Instruction
Save this file as
“Math_2305_data_science_assignment_your_first_name_last_name.Rmd” (e.g.,
assignment4_jonny_appleseed.Rmd).
For each task, provide appropriate R command(s) in the code
chunk, and execute the code chunk to generate an outcome.
After completing all tasks, save the your Rmd file, and produce
an HTML report. 3a. Make sure to delete all intermediate code chunks
before creating an HTML report.
Submit your Rmd file and the rendered HTML report to D2L by its
due date.
1. Load the data file (5 points)
- Load
Math 2305 Data Science Assignment_data.csv and
save it in an R object so that you can use in the subsequent analysis.
Use tidyverse package in this RMD file as you will use data
science tools and techniques when analyzing the data.
Examine the loaded data set
2. How many rows and columns does it have? (3 points)
## [1] 77 17
3. Examine the first several rows of the data sets (3 points)

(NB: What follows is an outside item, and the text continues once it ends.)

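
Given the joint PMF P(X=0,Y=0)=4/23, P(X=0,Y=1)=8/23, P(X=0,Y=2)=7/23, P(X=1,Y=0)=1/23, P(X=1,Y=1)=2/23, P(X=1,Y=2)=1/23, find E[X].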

4. Compute mean and standard deviation of teachers,
compstu, and testscr values (4 point)
5. Create a scatter plot of readscr
vs. mathscr (5 point)
- Use
readscr for the X axis
- Use “Reading score” for the X axis label
- Use
mathscr for the Y axis
- Use “Math score” for the Y axis label
- Show a best fit line
## `geom_smooth()` using formula = 'y ~ x'

6. Compute a correlation between readscr and
mathscr (30 points)
##
## Pearson's product-moment correlation
##
## data: df$readscr and df$mathscr
## t = 21.843, df = 75, p-value < 2.2e-16
## alternative hypothesis: true correlation is not equal to 0
## 95 percent confidence interval:
## 0.8911715 0.9547822
## sample estimates:
## cor
## 0.9295991
- State null hypothesis and alternative hypothesis
My Response:
Ho: There is no linear correlation between
Reading Scores and Math Scores
Ha: There is a nonzero linear positive/negative correlation between
Reading Scores and Math Scores
- Report the test statistics, degree of freedom and statistical
significance
My Response:
The t-statistic for the observed correlation is approximately t =
21.843. In addition, the test has 75 degrees of freedom. Furthermore,
regarding the statistical significance, the p - value is extremely
small, approximately 2.2e-16. Given this p-value, there’s compelling
evidence against the null hypothesis of no correlation, leading us to
reject Ho, which states there is no linear correlation between reading
and math scores. This suggests that the observed strong positive
correlation between readscr and mathscr is
statistically significant and is not a result of random variations in
our sample.
- Describe the meaning of p-value in words
My Response:
The p-value tells us the probability that the observed relationship
between readscr and mathscr could have
happened due to random occurrences in the dataset. A small p-value (like
less than 0.05) suggests that the observed relationship has statistical
significance; this means that we can reasonably generalize this
relationship to the broader population, implying it’s not just a result
of random occurrences in our sample.
7. Report the findings from your correlation analysis (30
points)
- Write a sentence describing the findings
- Make sure to include all important information
My Response:
From our analysis, the test statistic is t = 21.843 with a degree of
freedom of 75, and a p -value of < 2.2e-16. Given we are using a 95%
confidence interval, our significance level (alpha) is 0.05. Since the
p-value is much smaller than alpha, we reject the null hypothesis (Ho)
in favor of the alternative hypothesis (Ha). As mentioned, this suggests
a statistically significant positive linear relationship between reading
scores and math scores (r = 0.9295991, p = 2.2e-16 < .05)
8. Create an HTML report of your correlation analysis
Note: Professor reserves the right to decide what answers, code, and
step-processs is correct not the student. Once the student submits the
assignment, they are not able to resubmit for a higher grade and all
grades are final when the professor inserts them in D2L.
Convert to HTML for 20 points and submit both the markdown file
(.rmd) and HTML to the assignment folder in D2L.
You will have a total of 100 points for this assignment.